January, the graveyard of new year's resolutions, with its chill winds and dark mornings, can be more than a little depressing. Thank goodness for the East Oxford Farmers’ Market and all of its fantastic winter produce! This simple salad is the result of a trip to the market last Saturday. At once sweet, salty, sharp and refreshing, it’s a delicious jumble of contrasting flavours and textures and the perfect antidote to the January blues.

Serves 2 as starter or, with a couple of slices of The Natural Bread Company’s sourdough on the side, as a light lunch.

For the Salad:
  • 25g hazelnuts (shelled weight), halved
  • 25g of hard sheep’s or goat’s cheese.
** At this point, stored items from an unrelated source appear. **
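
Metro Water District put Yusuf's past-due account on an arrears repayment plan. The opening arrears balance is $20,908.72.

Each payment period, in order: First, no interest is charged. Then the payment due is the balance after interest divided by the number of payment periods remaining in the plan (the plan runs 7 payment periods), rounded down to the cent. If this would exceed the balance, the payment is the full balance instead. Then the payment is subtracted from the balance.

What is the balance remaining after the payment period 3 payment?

$11,947.84

# | Opening | Payment | End bal
1 | $20,908.72 | $2,986.96 | $17,921.76
2 | $17,921.76 | $2,986.96 | $14,934.80
3 | $14,934.80 | $2,986.96 | $11,947.84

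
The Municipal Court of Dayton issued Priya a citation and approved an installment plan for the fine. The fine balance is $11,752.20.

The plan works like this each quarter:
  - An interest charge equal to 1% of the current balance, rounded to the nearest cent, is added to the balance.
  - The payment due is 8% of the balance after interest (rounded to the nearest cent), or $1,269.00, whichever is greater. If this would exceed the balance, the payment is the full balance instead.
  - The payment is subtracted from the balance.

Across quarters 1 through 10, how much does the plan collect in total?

$12,395.20

Quarter 1: opening $11,752.20; interest $117.52 → $11,869.72; payment $1,269.00; balance $10,600.72
Quarter 2: opening $10,600.72; interest $106.01 → $10,706.73; payment $1,269.00; balance $9,437.73
Quarter 3: opening $9,437.73; interest $94.38 → $9,532.11; payment $1,269.00; balance $8,263.11
Quarter 4: opening $8,263.11; interest $82.63 → $8,345.74; payment $1,269.00; balance $7,076.74
Quarter 5: opening $7,076.74; interest $70.77 → $7,147.51; payment $1,269.00; balance $5,878.51
Quarter 6: opening $5,878.51; interest $58.79 → $5,937.30; payment $1,269.00; balance $4,668.30
Quarter 7: opening $4,668.30; interest $46.68 → $4,714.98; payment $1,269.00; balance $3,445.98
Quarter 8: opening $3,445.98; interest $34.46 → $3,480.44; payment $1,269.00; balance $2,211.44
Quarter 9: opening $2,211.44; interest $22.11 → $2,233.55; payment $1,269.00; balance $964.55
Quarter 10: opening $964.55; interest $9.65 → $974.20; payment $974.20; balance $0.00
Total paid: $12,395.20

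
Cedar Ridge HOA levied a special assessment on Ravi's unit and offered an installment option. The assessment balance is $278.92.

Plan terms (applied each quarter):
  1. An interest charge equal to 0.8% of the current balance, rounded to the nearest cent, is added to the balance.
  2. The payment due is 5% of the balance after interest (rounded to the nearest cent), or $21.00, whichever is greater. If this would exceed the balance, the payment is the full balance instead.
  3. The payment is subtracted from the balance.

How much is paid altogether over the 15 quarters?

$296.06

Quarter 1: $278.92 +$2.23 interest = $281.15; pay $21.00 → $260.15
Quarter 2: $260.15 +$2.08 interest = $262.23; pay $21.00 → $241.23
Quarter 3: $241.23 +$1.93 interest = $243.16; pay $21.00 → $222.16
Quarter 4: $222.16 +$1.78 interest = $223.94; pay $21.00 → $202.94
Quarter 5: $202.94 +$1.62 interest = $204.56; pay $21.00 → $183.56
Quarter 6: $183.56 +$1.47 interest = $185.03; pay $21.00 → $164.03
Quarter 7: $164.03 +$1.31 interest = $165.34; pay $21.00 → $144.34
Quarter 8: $144.34 +$1.15 interest = $145.49; pay $21.00 → $124.49
Quarter 9: $124.49 +$1.00 interest = $125.49; pay $21.00 → $104.49
Quarter 10: $104.49 +$0.84 interest = $105.33; pay $21.00 → $84.33
Quarter 11: $84.33 +$0.67 interest = $85.00; pay $21.00 → $64.00
Quarter 12: $64.00 +$0.51 interest = $64.51; pay $21.00 → $43.51
Quarter 13: $43.51 +$0.35 interest = $43.86; pay $21.00 → $22.86
Quarter 14: $22.86 +$0.18 interest = $23.04; pay $21.00 → $2.04
Quarter 15: $2.04 +$0.02 interest = $2.06; pay $2.06 → $0.00
Total paid: $296.06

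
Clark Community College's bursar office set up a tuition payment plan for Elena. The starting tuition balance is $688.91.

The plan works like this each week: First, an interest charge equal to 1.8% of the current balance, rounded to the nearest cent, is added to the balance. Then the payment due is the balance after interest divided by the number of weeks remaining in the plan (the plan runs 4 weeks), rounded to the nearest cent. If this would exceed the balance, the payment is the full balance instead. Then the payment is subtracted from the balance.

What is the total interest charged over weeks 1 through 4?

# | Opening | Interest | Payment | End bal
1 | $688.91 | $12.40 | $175.33 | $525.98
2 | $525.98 | $9.47 | $178.48 | $356.97
3 | $356.97 | $6.43 | $181.70 | $181.70
4 | $181.70 | $3.27 | $184.97 | $0.00
Total interest: $12.40 + $9.47 + $6.43 + $3.27 = $31.57

$31.57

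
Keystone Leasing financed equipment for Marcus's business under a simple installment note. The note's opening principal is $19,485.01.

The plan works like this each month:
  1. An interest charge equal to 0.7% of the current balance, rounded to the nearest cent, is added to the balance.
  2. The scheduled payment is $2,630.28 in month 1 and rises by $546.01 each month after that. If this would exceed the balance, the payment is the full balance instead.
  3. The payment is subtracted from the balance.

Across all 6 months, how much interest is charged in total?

Month 1: $19,485.01 +$136.40 interest = $19,621.41; pay $2,630.28 → $16,991.13
Month 2: $16,991.13 +$118.94 interest = $17,110.07; pay $3,176.29 → $13,933.78
Month 3: $13,933.78 +$97.54 interest = $14,031.32; pay $3,722.30 → $10,309.02
Month 4: $10,309.02 +$72.16 interest = $10,381.18; pay $4,268.31 → $6,112.87
Month 5: $6,112.87 +$42.79 interest = $6,155.66; pay $4,814.32 → $1,341.34
Month 6: $1,341.34 +$9.39 interest = $1,350.73; pay $1,350.73 → $0.00
Total interest: $136.40 + $118.94 + $97.54 + $72.16 + $42.79 + $9.39 = $477.22

$477.22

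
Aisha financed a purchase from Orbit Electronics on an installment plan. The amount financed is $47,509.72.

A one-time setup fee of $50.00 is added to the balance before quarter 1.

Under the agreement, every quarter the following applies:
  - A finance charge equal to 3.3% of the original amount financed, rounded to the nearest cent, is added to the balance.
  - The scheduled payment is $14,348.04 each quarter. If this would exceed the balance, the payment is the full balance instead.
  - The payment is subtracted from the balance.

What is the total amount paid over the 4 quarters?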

I’m using Sarsden, a wonderfully tangy ewe’s milk cheese from Crudge’s Dairy
  • 1 pear, on the firm side of ripe
  • A few handfuls of watercress or other peppery leaves
For the Dressing:
  • Juice of half a lemon
  • About the same quantity of rapeseed oil
  • Sea salt and freshly ground black pepper
  1. Lightly toast the hazelnuts in a dry pan (this serves to intensify their flavour) and rub the toasted nuts in a tea towel to remove some of the skins.
  2. Thinly slice the pears and the cheese.
  3. Arrange the watercress on a plate and scatter over the pears, hazelnuts and cheese.
  4. Whisk together the lemon juice and the oil and season to taste. Rapeseed oil gives the dressing a beautiful vibrant colour and is subtle enough to let the other flavours come through. You could use a light olive oil instead but not extra virgin.
  5. Spoon the dressing over the salad and serve.